Change happens at a moment’s notice. Hope happens when we notice it. This time is an invitation to be in a season of hope. And I dare say that all of us have been searching for sources of hope.
In many ways, our country is more divided than ever, more segregated, and more tribal than ever. And sometimes it feels like hope eludes our grasp. As I was reflecting on these realities, I came to realize how important it is for us to notice hope. To be women of the Gospel is to preach a word of hope, to be a word of hope. It is the sure and certain conviction that God provides –that God works within the choices that we make– that hope happens.
Think for a moment in your own way when you noticed hope. It can come as a surprise sometimes, doesn’t it? Isn’t it a small miracle, that someone says something to you —the right thing to you —and hope erupts? It breaks open in you. Isn’t it a small miracle that hope comes around an unexpected corner? Hope happens because you are paying attention to the possibility that life can be brighter. You are open to noticing it. You lean in toward hope.
I am struck by the gesture that happens when we want to listen more carefully to another person.
Do you find yourself leaning in?
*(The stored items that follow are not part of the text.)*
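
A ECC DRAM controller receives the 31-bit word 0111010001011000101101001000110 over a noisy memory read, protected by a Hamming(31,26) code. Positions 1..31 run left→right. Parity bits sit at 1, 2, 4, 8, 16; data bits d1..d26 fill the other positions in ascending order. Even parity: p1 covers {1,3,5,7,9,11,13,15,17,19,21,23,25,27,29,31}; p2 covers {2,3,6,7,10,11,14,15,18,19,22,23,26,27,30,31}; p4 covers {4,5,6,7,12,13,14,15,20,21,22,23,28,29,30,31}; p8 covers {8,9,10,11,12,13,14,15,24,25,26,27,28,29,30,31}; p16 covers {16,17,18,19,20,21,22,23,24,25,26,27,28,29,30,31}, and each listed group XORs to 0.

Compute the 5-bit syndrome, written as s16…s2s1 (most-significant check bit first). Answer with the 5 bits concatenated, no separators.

s1 (pos 1,3,5,7,9,11,13,15,17,19,21,23,25,27,29,31): 0⊕1⊕0⊕0⊕0⊕0⊕1⊕0⊕1⊕1⊕0⊕0⊕1⊕0⊕1⊕0 = 0
s2 (pos 2,3,6,7,10,11,14,15,18,19,22,23,26,27,30,31): 1⊕1⊕1⊕0⊕1⊕0⊕0⊕0⊕0⊕1⊕1⊕0⊕0⊕0⊕1⊕0 = 1
s4 (pos 4,5,6,7,12,13,14,15,20,21,22,23,28,29,30,31): 1⊕0⊕1⊕0⊕1⊕1⊕0⊕0⊕1⊕0⊕1⊕0⊕0⊕1⊕1⊕0 = 0
s8 (pos 8,9,10,11,12,13,14,15,24,25,26,27,28,29,30,31): 0⊕0⊕1⊕0⊕1⊕1⊕0⊕0⊕0⊕1⊕0⊕0⊕0⊕1⊕1⊕0 = 0
s16 (pos 16,17,18,19,20,21,22,23,24,25,26,27,28,29,30,31): 0⊕1⊕0⊕1⊕1⊕0⊕1⊕0⊕0⊕1⊕0⊕0⊕0⊕1⊕1⊕0 = 1
Syndrome s16…s1 = 10010 → error at position 18.

10010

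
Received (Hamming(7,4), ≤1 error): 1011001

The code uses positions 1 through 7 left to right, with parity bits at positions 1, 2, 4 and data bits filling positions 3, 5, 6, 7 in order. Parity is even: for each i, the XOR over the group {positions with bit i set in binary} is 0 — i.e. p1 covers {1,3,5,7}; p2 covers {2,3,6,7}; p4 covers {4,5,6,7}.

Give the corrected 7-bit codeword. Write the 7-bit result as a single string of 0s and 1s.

0011001

s1 (pos 1,3,5,7): 1⊕1⊕0⊕1 = 1
s2 (pos 2,3,6,7): 0⊕1⊕0⊕1 = 0
s4 (pos 4,5,6,7): 1⊕0⊕0⊕1 = 0
Syndrome s4…s1 = 001 → error at position 1.
Flip position 1: 1011001 → 0011001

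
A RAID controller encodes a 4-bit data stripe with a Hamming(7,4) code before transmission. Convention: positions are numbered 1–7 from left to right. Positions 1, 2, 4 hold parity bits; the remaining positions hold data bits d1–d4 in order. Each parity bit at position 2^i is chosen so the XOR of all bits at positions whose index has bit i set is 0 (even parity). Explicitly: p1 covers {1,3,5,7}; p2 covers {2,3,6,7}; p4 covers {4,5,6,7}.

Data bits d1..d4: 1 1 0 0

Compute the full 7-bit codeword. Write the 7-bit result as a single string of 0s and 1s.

Place data at non-parity positions: p1 p2 1 p4 1 0 0
p1 (pos 1,3,5,7): XOR of data positions = 1⊕1⊕0 = 0
p2 (pos 2,3,6,7): XOR of data positions = 1⊕0⊕0 = 1
p4 (pos 4,5,6,7): XOR of data positions = 1⊕0⊕0 = 1
Codeword: 0111100

0111100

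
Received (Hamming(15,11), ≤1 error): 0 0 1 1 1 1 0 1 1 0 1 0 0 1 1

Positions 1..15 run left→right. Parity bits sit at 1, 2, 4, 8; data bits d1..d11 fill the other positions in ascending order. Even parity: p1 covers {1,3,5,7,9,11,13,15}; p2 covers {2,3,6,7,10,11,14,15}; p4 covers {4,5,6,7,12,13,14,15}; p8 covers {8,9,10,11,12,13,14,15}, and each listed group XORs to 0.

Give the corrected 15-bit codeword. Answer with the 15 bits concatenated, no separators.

001111011010010

s1 (pos 1,3,5,7,9,11,13,15): 0⊕1⊕1⊕0⊕1⊕1⊕0⊕1 = 1
s2 (pos 2,3,6,7,10,11,14,15): 0⊕1⊕1⊕0⊕0⊕1⊕1⊕1 = 1
s4 (pos 4,5,6,7,12,13,14,15): 1⊕1⊕1⊕0⊕0⊕0⊕1⊕1 = 1
s8 (pos 8,9,10,11,12,13,14,15): 1⊕1⊕0⊕1⊕0⊕0⊕1⊕1 = 1
Syndrome s8…s1 = 1111 → error at position 15.
Flip position 15: 001111011010011 → 001111011010010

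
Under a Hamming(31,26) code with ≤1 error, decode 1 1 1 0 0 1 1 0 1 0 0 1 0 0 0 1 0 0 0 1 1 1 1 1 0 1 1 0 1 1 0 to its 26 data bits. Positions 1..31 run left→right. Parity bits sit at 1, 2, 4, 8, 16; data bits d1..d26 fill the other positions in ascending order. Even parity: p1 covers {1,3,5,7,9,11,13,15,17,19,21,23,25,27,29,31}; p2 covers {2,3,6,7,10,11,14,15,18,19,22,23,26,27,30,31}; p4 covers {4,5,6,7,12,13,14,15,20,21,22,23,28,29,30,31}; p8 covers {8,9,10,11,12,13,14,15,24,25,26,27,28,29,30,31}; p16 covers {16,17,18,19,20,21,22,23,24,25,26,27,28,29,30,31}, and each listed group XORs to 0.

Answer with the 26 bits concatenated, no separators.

10111001010000111110110110

s1 (pos 1,3,5,7,9,11,13,15,17,19,21,23,25,27,29,31): 1⊕1⊕0⊕1⊕1⊕0⊕0⊕0⊕0⊕0⊕1⊕1⊕0⊕1⊕1⊕0 = 0
s2 (pos 2,3,6,7,10,11,14,15,18,19,22,23,26,27,30,31): 1⊕1⊕1⊕1⊕0⊕0⊕0⊕0⊕0⊕0⊕1⊕1⊕1⊕1⊕1⊕0 = 1
s4 (pos 4,5,6,7,12,13,14,15,20,21,22,23,28,29,30,31): 0⊕0⊕1⊕1⊕1⊕0⊕0⊕0⊕1⊕1⊕1⊕1⊕0⊕1⊕1⊕0 = 1
s8 (pos 8,9,10,11,12,13,14,15,24,25,26,27,28,29,30,31): 0⊕1⊕0⊕0⊕1⊕0⊕0⊕0⊕1⊕0⊕1⊕1⊕0⊕1⊕1⊕0 = 1
s16 (pos 16,17,18,19,20,21,22,23,24,25,26,27,28,29,30,31): 1⊕0⊕0⊕0⊕1⊕1⊕1⊕1⊕1⊕0⊕1⊕1⊕0⊕1⊕1⊕0 = 0
Syndrome s16…s1 = 01110 → error at position 14.
Flip position 14: 1110011010010001000111110110110 → 1110011010010101000111110110110
Read data bits from positions 3,5,6,7,9,10,11,12,13,14,15,17,18,19,20,21,22,23,24,25,26,27,28,29,30,31: 10111001010000111110110110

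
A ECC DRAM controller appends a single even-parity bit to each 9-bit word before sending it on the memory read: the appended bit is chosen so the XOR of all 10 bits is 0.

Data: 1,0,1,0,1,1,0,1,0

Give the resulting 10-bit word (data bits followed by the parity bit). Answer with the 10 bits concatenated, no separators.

1010110101

XOR of the 9 data bits: 1⊕0⊕1⊕0⊕1⊕1⊕0⊕1⊕0 = 1
Parity bit = 1 (so all 10 bits XOR to 0).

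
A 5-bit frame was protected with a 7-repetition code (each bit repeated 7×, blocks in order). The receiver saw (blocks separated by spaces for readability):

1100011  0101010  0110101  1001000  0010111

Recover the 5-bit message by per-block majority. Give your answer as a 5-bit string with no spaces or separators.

Block 1 (1100011): 4 ones → 1
Block 2 (0101010): 3 ones → 0
Block 3 (0110101): 4 ones → 1
Block 4 (1001000): 2 ones → 0
Block 5 (0010111): 4 ones → 1

10101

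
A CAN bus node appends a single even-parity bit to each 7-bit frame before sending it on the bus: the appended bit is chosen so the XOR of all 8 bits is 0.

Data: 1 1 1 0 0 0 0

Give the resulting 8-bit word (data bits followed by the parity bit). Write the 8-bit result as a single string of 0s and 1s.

XOR of the 7 data bits: 1⊕1⊕1⊕0⊕0⊕0⊕0 = 1
Parity bit = 1 (so all 8 bits XOR to 0).

11100001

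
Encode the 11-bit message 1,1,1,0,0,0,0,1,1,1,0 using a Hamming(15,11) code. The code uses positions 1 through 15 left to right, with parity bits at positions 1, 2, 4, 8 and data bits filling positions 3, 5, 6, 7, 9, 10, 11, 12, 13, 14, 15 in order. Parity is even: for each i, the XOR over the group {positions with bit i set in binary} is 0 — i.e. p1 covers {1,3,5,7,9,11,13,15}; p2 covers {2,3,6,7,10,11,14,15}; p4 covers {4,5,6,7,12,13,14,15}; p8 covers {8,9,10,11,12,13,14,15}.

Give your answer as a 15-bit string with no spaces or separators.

111111010001110

Place data at non-parity positions: p1 p2 1 p4 1 1 0 p8 0 0 0 1 1 1 0
p1 (pos 1,3,5,7,9,11,13,15): XOR of data positions = 1⊕1⊕0⊕0⊕0⊕1⊕0 = 1
p2 (pos 2,3,6,7,10,11,14,15): XOR of data positions = 1⊕1⊕0⊕0⊕0⊕1⊕0 = 1
p4 (pos 4,5,6,7,12,13,14,15): XOR of data positions = 1⊕1⊕0⊕1⊕1⊕1⊕0 = 1
p8 (pos 8,9,10,11,12,13,14,15): XOR of data positions = 0⊕0⊕0⊕1⊕1⊕1⊕0 = 1
Codeword: 111111010001110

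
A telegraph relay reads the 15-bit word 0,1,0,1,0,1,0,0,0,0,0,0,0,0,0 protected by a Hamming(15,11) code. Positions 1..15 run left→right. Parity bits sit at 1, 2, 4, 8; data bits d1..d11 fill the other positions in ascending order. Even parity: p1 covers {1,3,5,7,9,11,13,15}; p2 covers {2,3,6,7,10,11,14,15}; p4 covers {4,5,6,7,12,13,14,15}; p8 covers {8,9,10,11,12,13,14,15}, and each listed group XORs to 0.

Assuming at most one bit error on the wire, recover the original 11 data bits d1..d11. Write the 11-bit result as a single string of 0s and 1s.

s1 (pos 1,3,5,7,9,11,13,15): 0⊕0⊕0⊕0⊕0⊕0⊕0⊕0 = 0
s2 (pos 2,3,6,7,10,11,14,15): 1⊕0⊕1⊕0⊕0⊕0⊕0⊕0 = 0
s4 (pos 4,5,6,7,12,13,14,15): 1⊕0⊕1⊕0⊕0⊕0⊕0⊕0 = 0
s8 (pos 8,9,10,11,12,13,14,15): 0⊕0⊕0⊕0⊕0⊕0⊕0⊕0 = 0
Syndrome s8…s1 = 0000 → no error.
Read data bits from positions 3,5,6,7,9,10,11,12,13,14,15: 00100000000

00100000000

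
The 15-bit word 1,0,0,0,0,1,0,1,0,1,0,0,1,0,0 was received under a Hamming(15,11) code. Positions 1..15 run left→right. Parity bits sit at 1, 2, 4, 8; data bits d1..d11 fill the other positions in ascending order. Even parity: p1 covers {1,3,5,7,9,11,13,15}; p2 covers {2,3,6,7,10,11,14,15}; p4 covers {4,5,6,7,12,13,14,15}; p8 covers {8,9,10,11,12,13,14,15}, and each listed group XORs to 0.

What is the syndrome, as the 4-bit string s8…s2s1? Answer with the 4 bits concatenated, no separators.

1000

s1 (pos 1,3,5,7,9,11,13,15): 1⊕0⊕0⊕0⊕0⊕0⊕1⊕0 = 0
s2 (pos 2,3,6,7,10,11,14,15): 0⊕0⊕1⊕0⊕1⊕0⊕0⊕0 = 0
s4 (pos 4,5,6,7,12,13,14,15): 0⊕0⊕1⊕0⊕0⊕1⊕0⊕0 = 0
s8 (pos 8,9,10,11,12,13,14,15): 1⊕0⊕1⊕0⊕0⊕1⊕0⊕0 = 1
Syndrome s8…s1 = 1000 → error at position 8.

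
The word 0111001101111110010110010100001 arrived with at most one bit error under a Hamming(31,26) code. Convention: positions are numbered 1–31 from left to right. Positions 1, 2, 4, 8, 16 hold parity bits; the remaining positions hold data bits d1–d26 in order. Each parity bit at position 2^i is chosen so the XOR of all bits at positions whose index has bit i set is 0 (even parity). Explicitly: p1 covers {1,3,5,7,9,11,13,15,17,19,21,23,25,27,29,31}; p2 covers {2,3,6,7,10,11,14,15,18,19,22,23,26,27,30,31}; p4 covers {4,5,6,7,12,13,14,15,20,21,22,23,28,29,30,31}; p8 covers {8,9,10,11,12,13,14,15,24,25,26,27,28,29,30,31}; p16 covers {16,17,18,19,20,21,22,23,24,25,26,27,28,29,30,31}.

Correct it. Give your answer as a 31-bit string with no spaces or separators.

s1 (pos 1,3,5,7,9,11,13,15,17,19,21,23,25,27,29,31): 0⊕1⊕0⊕1⊕0⊕1⊕1⊕1⊕0⊕0⊕1⊕0⊕0⊕0⊕0⊕1 = 1
s2 (pos 2,3,6,7,10,11,14,15,18,19,22,23,26,27,30,31): 1⊕1⊕0⊕1⊕1⊕1⊕1⊕1⊕1⊕0⊕0⊕0⊕1⊕0⊕0⊕1 = 0
s4 (pos 4,5,6,7,12,13,14,15,20,21,22,23,28,29,30,31): 1⊕0⊕0⊕1⊕1⊕1⊕1⊕1⊕1⊕1⊕0⊕0⊕0⊕0⊕0⊕1 = 1
s8 (pos 8,9,10,11,12,13,14,15,24,25,26,27,28,29,30,31): 1⊕0⊕1⊕1⊕1⊕1⊕1⊕1⊕1⊕0⊕1⊕0⊕0⊕0⊕0⊕1 = 0
s16 (pos 16,17,18,19,20,21,22,23,24,25,26,27,28,29,30,31): 0⊕0⊕1⊕0⊕1⊕1⊕0⊕0⊕1⊕0⊕1⊕0⊕0⊕0⊕0⊕1 = 0
Syndrome s16…s1 = 00101 → error at position 5.
Flip position 5: 0111001101111110010110010100001 → 0111101101111110010110010100001

0111101101111110010110010100001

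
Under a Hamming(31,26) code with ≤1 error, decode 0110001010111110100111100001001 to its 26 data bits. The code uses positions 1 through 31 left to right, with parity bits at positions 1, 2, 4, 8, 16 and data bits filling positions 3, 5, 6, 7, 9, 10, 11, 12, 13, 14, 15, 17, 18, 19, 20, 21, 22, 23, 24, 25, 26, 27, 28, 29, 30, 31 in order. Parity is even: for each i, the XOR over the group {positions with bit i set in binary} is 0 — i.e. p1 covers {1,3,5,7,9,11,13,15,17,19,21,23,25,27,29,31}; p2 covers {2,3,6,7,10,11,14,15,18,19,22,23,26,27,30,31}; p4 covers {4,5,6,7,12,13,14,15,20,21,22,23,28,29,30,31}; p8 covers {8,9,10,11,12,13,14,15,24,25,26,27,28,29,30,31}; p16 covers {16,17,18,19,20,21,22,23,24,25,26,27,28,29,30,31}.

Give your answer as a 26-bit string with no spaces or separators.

10011011111100110100001001

s1 (pos 1,3,5,7,9,11,13,15,17,19,21,23,25,27,29,31): 0⊕1⊕0⊕1⊕1⊕1⊕1⊕1⊕1⊕0⊕1⊕1⊕0⊕0⊕0⊕1 = 0
s2 (pos 2,3,6,7,10,11,14,15,18,19,22,23,26,27,30,31): 1⊕1⊕0⊕1⊕0⊕1⊕1⊕1⊕0⊕0⊕1⊕1⊕0⊕0⊕0⊕1 = 1
s4 (pos 4,5,6,7,12,13,14,15,20,21,22,23,28,29,30,31): 0⊕0⊕0⊕1⊕1⊕1⊕1⊕1⊕1⊕1⊕1⊕1⊕1⊕0⊕0⊕1 = 1
s8 (pos 8,9,10,11,12,13,14,15,24,25,26,27,28,29,30,31): 0⊕1⊕0⊕1⊕1⊕1⊕1⊕1⊕0⊕0⊕0⊕0⊕1⊕0⊕0⊕1 = 0
s16 (pos 16,17,18,19,20,21,22,23,24,25,26,27,28,29,30,31): 0⊕1⊕0⊕0⊕1⊕1⊕1⊕1⊕0⊕0⊕0⊕0⊕1⊕0⊕0⊕1 = 1
Syndrome s16…s1 = 10110 → error at position 22.
Flip position 22: 0110001010111110100111100001001 → 0110001010111110100110100001001
Read data bits from positions 3,5,6,7,9,10,11,12,13,14,15,17,18,19,20,21,22,23,24,25,26,27,28,29,30,31: 10011011111100110100001001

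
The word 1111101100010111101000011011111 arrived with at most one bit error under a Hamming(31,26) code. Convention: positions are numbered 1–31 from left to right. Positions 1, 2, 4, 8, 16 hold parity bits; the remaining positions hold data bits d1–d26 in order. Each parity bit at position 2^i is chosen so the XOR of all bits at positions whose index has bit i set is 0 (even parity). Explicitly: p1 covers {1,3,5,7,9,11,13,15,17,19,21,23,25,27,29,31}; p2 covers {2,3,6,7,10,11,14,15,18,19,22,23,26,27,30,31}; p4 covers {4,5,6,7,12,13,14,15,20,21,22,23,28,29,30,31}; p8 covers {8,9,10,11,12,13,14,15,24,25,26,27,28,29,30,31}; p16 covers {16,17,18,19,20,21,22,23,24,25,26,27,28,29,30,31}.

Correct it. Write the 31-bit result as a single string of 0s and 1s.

1111101100110111101000011011111

s1 (pos 1,3,5,7,9,11,13,15,17,19,21,23,25,27,29,31): 1⊕1⊕1⊕1⊕0⊕0⊕0⊕1⊕1⊕1⊕0⊕0⊕1⊕1⊕1⊕1 = 1
s2 (pos 2,3,6,7,10,11,14,15,18,19,22,23,26,27,30,31): 1⊕1⊕0⊕1⊕0⊕0⊕1⊕1⊕0⊕1⊕0⊕0⊕0⊕1⊕1⊕1 = 1
s4 (pos 4,5,6,7,12,13,14,15,20,21,22,23,28,29,30,31): 1⊕1⊕0⊕1⊕1⊕0⊕1⊕1⊕0⊕0⊕0⊕0⊕1⊕1⊕1⊕1 = 0
s8 (pos 8,9,10,11,12,13,14,15,24,25,26,27,28,29,30,31): 1⊕0⊕0⊕0⊕1⊕0⊕1⊕1⊕1⊕1⊕0⊕1⊕1⊕1⊕1⊕1 = 1
s16 (pos 16,17,18,19,20,21,22,23,24,25,26,27,28,29,30,31): 1⊕1⊕0⊕1⊕0⊕0⊕0⊕0⊕1⊕1⊕0⊕1⊕1⊕1⊕1⊕1 = 0
Syndrome s16…s1 = 01011 → error at position 11.
Flip position 11: 1111101100010111101000011011111 → 1111101100110111101000011011111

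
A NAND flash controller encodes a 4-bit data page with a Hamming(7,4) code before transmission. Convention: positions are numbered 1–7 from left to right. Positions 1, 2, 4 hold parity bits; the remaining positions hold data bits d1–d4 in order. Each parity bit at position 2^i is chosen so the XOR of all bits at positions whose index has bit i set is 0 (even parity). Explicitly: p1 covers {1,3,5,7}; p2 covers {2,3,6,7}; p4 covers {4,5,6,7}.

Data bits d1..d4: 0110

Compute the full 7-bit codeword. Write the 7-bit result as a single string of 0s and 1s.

1100110

Place data at non-parity positions: p1 p2 0 p4 1 1 0
p1 (pos 1,3,5,7): XOR of data positions = 0⊕1⊕0 = 1
p2 (pos 2,3,6,7): XOR of data positions = 0⊕1⊕0 = 1
p4 (pos 4,5,6,7): XOR of data positions = 1⊕1⊕0 = 0
Codeword: 1100110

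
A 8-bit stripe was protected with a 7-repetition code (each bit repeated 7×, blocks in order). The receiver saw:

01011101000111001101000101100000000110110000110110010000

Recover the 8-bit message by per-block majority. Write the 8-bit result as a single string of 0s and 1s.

Block 1 (0101110): 4 ones → 1
Block 2 (1000111): 4 ones → 1
Block 3 (0011010): 3 ones → 0
Block 4 (0010110): 3 ones → 0
Block 5 (0000000): 0 ones → 0
Block 6 (1101100): 4 ones → 1
Block 7 (0011011): 4 ones → 1
Block 8 (0010000): 1 one → 0

11000110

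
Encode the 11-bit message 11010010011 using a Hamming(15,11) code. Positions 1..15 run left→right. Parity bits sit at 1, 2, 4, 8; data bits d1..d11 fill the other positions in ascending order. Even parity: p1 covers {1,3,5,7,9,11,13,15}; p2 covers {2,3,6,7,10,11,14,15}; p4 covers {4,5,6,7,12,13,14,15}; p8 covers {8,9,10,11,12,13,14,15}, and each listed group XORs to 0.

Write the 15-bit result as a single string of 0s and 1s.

111010110010011

Place data at non-parity positions: p1 p2 1 p4 1 0 1 p8 0 0 1 0 0 1 1
p1 (pos 1,3,5,7,9,11,13,15): XOR of data positions = 1⊕1⊕1⊕0⊕1⊕0⊕1 = 1
p2 (pos 2,3,6,7,10,11,14,15): XOR of data positions = 1⊕0⊕1⊕0⊕1⊕1⊕1 = 1
p4 (pos 4,5,6,7,12,13,14,15): XOR of data positions = 1⊕0⊕1⊕0⊕0⊕1⊕1 = 0
p8 (pos 8,9,10,11,12,13,14,15): XOR of data positions = 0⊕0⊕1⊕0⊕0⊕1⊕1 = 1
Codeword: 111010110010011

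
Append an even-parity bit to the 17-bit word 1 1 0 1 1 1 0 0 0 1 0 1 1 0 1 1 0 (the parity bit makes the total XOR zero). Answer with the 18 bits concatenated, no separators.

XOR of the 17 data bits: 1⊕1⊕0⊕1⊕1⊕1⊕0⊕0⊕0⊕1⊕0⊕1⊕1⊕0⊕1⊕1⊕0 = 0
Parity bit = 0 (so all 18 bits XOR to 0).

110111000101101100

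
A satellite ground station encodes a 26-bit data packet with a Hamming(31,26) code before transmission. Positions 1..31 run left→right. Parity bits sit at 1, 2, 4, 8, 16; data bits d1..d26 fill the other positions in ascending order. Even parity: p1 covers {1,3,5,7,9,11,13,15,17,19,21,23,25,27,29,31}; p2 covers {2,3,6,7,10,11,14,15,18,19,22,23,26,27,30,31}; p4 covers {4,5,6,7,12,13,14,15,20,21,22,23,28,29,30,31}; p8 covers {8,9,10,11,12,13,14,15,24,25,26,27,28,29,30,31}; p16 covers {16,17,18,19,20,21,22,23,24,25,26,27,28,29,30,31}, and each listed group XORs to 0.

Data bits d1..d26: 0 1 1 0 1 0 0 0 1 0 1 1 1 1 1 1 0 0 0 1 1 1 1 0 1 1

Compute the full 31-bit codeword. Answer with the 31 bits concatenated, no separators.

Place data at non-parity positions: p1 p2 0 p4 1 1 0 p8 1 0 0 0 1 0 1 p16 1 1 1 1 1 0 0 0 1 1 1 1 0 1 1
p1 (pos 1,3,5,7,9,11,13,15,17,19,21,23,25,27,29,31): XOR of data positions = 0⊕1⊕0⊕1⊕0⊕1⊕1⊕1⊕1⊕1⊕0⊕1⊕1⊕0⊕1 = 0
p2 (pos 2,3,6,7,10,11,14,15,18,19,22,23,26,27,30,31): XOR of data positions = 0⊕1⊕0⊕0⊕0⊕0⊕1⊕1⊕1⊕0⊕0⊕1⊕1⊕1⊕1 = 0
p4 (pos 4,5,6,7,12,13,14,15,20,21,22,23,28,29,30,31): XOR of data positions = 1⊕1⊕0⊕0⊕1⊕0⊕1⊕1⊕1⊕0⊕0⊕1⊕0⊕1⊕1 = 1
p8 (pos 8,9,10,11,12,13,14,15,24,25,26,27,28,29,30,31): XOR of data positions = 1⊕0⊕0⊕0⊕1⊕0⊕1⊕0⊕1⊕1⊕1⊕1⊕0⊕1⊕1 = 1
p16 (pos 16,17,18,19,20,21,22,23,24,25,26,27,28,29,30,31): XOR of data positions = 1⊕1⊕1⊕1⊕1⊕0⊕0⊕0⊕1⊕1⊕1⊕1⊕0⊕1⊕1 = 1
Codeword: 0001110110001011111110001111011

0001110110001011111110001111011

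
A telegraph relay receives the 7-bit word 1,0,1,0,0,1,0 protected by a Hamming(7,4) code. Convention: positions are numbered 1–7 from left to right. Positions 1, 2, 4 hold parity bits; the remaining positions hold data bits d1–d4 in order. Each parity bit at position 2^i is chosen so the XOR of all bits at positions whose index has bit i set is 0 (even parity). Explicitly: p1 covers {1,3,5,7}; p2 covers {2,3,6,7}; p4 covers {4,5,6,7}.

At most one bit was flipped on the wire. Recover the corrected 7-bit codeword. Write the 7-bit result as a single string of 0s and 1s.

1011010

s1 (pos 1,3,5,7): 1⊕1⊕0⊕0 = 0
s2 (pos 2,3,6,7): 0⊕1⊕1⊕0 = 0
s4 (pos 4,5,6,7): 0⊕0⊕1⊕0 = 1
Syndrome s4…s1 = 100 → error at position 4.
Flip position 4: 1010010 → 1011010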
Not just to hear more clearly, but to hear more of the heart, to lean into the moment. I invite you to lean in to hope. Pay attention to what might be just around the corner, or as close as the person sitting across the dinner table. Hope happens when we notice it.
We all have been adapting to new ways of thinking and acting this year. We all have had to become more nimble, ready to act at a moment’s notice sometimes. And yet we hold the long view in our sights. God’s view in which we remember that all things work together for good.
And you practice the art of leaning in to hope may you know the truth of the prophet Jeremiah: “I know the plans I have for you, says the Lord, to give you a future and a hope.”